Было тихо и безмолвно в воздухе и пахло травою, а порою полевыми цветами, когда проносился свежий, прохладный ночной ветерок и отклонял пламя костра в сторону.

Перед старухой стоял высокий молодой парень, статно сложенный, красавец лицом. Нетрудно было бы при внимательном наблюдении убедиться, что в лицах этого красавца и безобразной старухи было нечто общее, родственное.

Это был, действительно, ее сын, и он говорил матери:

– Больно избил меня боярский служивый человек, матушка. Насилу я мог убраться из сада и добежать до табора. Так он избил меня, что и сейчас спина еще ноет и болит.

Цыганка устремила свой взор по направлению к усадьбе, отсюда почти невидимой, и, подняв свой костлявый кулак, погрозила им в пространство.

– Злые люди, – прошамкала она, – а только тебе досталось по заслугам. Зачем ходишь к ним? Что забыл у них? Чего ждешь от них?

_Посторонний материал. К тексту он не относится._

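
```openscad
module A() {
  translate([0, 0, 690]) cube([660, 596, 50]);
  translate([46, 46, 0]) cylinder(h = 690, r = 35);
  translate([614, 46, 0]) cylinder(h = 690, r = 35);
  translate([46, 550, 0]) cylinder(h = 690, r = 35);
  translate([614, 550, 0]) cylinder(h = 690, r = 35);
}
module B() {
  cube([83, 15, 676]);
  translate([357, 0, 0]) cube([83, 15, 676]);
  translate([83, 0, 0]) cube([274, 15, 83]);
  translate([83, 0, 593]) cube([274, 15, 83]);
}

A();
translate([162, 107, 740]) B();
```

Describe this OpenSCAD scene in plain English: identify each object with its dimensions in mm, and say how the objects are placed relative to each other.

A is a rectangular dining table. The top is 660×596×50 mm with its upper surface at z = 740 mm. It stands on four round legs of 70 mm diameter, each leg's bounding box inset 11 mm from the nearest pair of top edges, running from the floor to the underside of the top.

B is a rectangular picture frame lying in the x–z plane (depth along y). The opening is 274 mm wide (x) by 510 mm tall (z), surrounded by a border 83 mm wide on all four sides. The frame is 15 mm deep and is made of two full-height vertical stiles with two horizontal rails fitted between them.

The picture frame is on top of the table.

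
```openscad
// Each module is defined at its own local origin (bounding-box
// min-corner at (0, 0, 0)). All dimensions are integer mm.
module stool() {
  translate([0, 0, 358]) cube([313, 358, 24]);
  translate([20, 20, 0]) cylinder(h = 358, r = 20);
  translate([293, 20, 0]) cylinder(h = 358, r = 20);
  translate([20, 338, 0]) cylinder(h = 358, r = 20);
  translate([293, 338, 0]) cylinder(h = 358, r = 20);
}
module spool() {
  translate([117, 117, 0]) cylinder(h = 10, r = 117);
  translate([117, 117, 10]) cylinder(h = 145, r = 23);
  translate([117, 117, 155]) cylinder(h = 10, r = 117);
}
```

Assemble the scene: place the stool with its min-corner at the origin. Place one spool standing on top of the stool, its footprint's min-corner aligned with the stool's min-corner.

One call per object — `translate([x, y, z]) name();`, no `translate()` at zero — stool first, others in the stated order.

stool();
translate([0, 0, 382]) spool();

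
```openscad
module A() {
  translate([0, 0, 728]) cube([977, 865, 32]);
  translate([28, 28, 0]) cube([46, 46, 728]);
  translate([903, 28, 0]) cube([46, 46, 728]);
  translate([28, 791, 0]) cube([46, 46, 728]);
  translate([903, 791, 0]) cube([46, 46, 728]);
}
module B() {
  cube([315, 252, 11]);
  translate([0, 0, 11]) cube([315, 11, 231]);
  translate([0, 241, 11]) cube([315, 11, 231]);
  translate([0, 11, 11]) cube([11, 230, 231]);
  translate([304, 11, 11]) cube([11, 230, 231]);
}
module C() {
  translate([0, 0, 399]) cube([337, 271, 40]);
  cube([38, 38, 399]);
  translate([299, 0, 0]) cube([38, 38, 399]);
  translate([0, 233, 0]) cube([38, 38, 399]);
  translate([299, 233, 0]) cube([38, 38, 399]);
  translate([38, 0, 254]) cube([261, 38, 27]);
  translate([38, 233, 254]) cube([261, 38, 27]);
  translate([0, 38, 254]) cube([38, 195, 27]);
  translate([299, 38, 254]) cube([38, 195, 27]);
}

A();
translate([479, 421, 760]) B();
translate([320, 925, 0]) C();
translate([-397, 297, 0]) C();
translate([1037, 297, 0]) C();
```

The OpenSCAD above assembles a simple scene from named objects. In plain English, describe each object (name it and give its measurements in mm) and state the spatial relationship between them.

A is a table with a 977×865 mm rectangular top, 32 mm thick, top surface at z = 760 mm, supported by four 46×46 mm square legs, each inset 28 mm from the nearest pair of top edges, running from the floor.

B is an open-topped rectangular box: outside dimensions 315×252×242 mm, with a uniform wall and base thickness of 11 mm. The base is a full 315×252 slab on the floor; four walls sit on top of the base. The front and back walls (the −y and +y sides) span the full width; the two side walls fit between them.

C is a simple wooden stool: a rectangular seat 337 mm (x) by 271 mm (y), 40 mm thick, top face at z = 439 mm, on four square legs, each 38×38 mm in cross-section. The legs rest on z = 0, each flush with a corner of the seat. Four stretchers, 38 mm wide and 27 mm tall, connect adjacent legs with their undersides at z = 254 mm, each running between the inner faces of the legs it joins and aligned with the legs' outer faces on the other axis.

The open box is on top of the table. Three stools sit around the table at the +y, −x, +x sides.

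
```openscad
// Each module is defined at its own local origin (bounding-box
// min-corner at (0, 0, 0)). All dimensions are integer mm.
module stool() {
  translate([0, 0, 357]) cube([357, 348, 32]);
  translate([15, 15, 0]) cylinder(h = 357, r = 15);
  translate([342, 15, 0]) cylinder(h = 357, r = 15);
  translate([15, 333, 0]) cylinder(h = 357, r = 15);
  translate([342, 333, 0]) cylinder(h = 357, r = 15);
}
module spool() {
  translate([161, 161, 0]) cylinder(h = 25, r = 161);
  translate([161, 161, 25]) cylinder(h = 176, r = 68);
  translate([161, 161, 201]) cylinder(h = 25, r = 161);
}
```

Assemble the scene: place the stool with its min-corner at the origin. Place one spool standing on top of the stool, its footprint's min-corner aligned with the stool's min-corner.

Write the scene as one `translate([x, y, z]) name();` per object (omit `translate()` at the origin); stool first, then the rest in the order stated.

stool();
translate([0, 0, 389]) spool();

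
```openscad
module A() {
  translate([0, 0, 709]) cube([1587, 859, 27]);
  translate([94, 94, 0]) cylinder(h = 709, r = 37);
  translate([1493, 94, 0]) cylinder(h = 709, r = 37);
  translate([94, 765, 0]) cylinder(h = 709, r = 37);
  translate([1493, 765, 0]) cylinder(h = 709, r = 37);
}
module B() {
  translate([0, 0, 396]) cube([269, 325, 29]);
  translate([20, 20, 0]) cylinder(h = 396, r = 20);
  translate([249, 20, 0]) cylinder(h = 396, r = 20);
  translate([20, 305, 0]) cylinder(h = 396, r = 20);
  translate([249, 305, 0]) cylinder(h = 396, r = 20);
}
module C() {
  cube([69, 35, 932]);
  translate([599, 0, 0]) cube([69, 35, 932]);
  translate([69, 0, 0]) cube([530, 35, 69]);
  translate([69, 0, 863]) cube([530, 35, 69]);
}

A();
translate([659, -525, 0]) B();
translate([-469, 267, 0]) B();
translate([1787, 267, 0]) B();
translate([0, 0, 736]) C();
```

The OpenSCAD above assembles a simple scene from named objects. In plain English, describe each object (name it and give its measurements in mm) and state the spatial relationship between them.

A is a rectangular dining table. The top is 1587×859×27 mm with its upper surface at z = 736 mm. It stands on four round legs of 74 mm diameter, each leg's bounding box inset 57 mm from the nearest pair of top edges, running from the floor to the underside of the top.

B is a simple wooden stool: a rectangular seat 269 mm (x) by 325 mm (y), 29 mm thick, top face at z = 425 mm, on four round legs, each 40 mm in diameter. The legs rest on z = 0, each leg's axis is inset half a diameter from the nearest pair of seat edges (so the leg's bounding box is flush with the corner).

C is a rectangular picture frame lying in the x–z plane (depth along y). The opening is 530 mm wide (x) by 794 mm tall (z), surrounded by a border 69 mm wide on all four sides. The frame is 35 mm deep and is made of two full-height vertical stiles with two horizontal rails fitted between them.

Three stools sit around the table at the −y, −x, +x sides. The picture frame is on top of the table.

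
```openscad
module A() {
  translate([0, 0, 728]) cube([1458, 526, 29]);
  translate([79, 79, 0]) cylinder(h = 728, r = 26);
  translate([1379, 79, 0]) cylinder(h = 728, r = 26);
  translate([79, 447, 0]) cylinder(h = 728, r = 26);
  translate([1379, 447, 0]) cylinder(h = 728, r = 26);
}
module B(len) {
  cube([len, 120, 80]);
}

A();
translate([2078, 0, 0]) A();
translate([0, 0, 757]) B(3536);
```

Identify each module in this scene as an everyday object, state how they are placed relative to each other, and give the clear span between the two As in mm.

A is a table. B is a beam. A beam spans the tops of two tables. The clear span between the two tables is 620 mm.

Second table starts at x = 2078; first ends at x = 1458; clear span = 2078 − 1458 = 620 mm.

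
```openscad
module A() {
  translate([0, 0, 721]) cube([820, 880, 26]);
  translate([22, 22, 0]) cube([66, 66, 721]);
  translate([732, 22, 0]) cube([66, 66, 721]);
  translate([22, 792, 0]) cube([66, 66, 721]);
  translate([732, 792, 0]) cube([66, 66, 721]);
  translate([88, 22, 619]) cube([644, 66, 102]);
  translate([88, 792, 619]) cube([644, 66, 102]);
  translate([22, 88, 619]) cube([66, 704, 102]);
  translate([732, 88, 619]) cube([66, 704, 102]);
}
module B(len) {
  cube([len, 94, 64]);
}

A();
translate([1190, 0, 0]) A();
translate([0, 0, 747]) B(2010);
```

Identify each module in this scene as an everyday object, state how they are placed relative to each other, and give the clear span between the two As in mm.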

– Ах, матушка! Избит я был больно, но зато долго говорил с какой-то красавицей-боярыней. А уж красива – и сказать невозможно! Да что, в нашем таборе есть красивые девушки, а уж такой, прямо нужно сказать – ни одной! Глядел я в ее очи темные, матушка, и так мне было сладко, что век бы, кажется, не сошел я с того места и все бы глядел на нее и глядел, и все бы слушал ее голосок, что журчание ручейка.

– Эх, сынок, – заговорила старуха, – не цыганское дело с боярынями знаться! Что синее небо, далеки они от нас, и, как звезде небесной не спуститься к нашему очагу, так не видать тебе в нашем таборе и боярыни. Брось думать о ней да подсыпь крупы в котелок.

Молодой цыган исполнил приказание и сел рядом с матерью, задумчиво мечтая о мимолетном свидании в господском саду.

Он знал, что мать права, но при воспоминании о красавице-боярыне сердце его сжималось и болело гнетущей тоской.

Он, который так обожал вольную цыганскую жизнь – чего бы он не дал теперь, чтобы вдруг сделаться боярином и иметь возможность говорить с этой красавицей!

Но, увы, это была лишь мимолетная сказка, греза в летнюю тихую ночь, промелькнувшая, как яркий эпизод на фоне его скитальческой жизни!

Он тяжело вздохнул и стал пристально глядеть в красные уголья костра.

– Идет кто-то к нам, – сказала вдруг старуха.

Цыган отвел свой взор от костра и, защитив глаза рукой от разгоревшегося яркого пламени, вгляделся по направлению взоров старухи.

– И то, – спокойно проговорил он и лениво поднялся с места.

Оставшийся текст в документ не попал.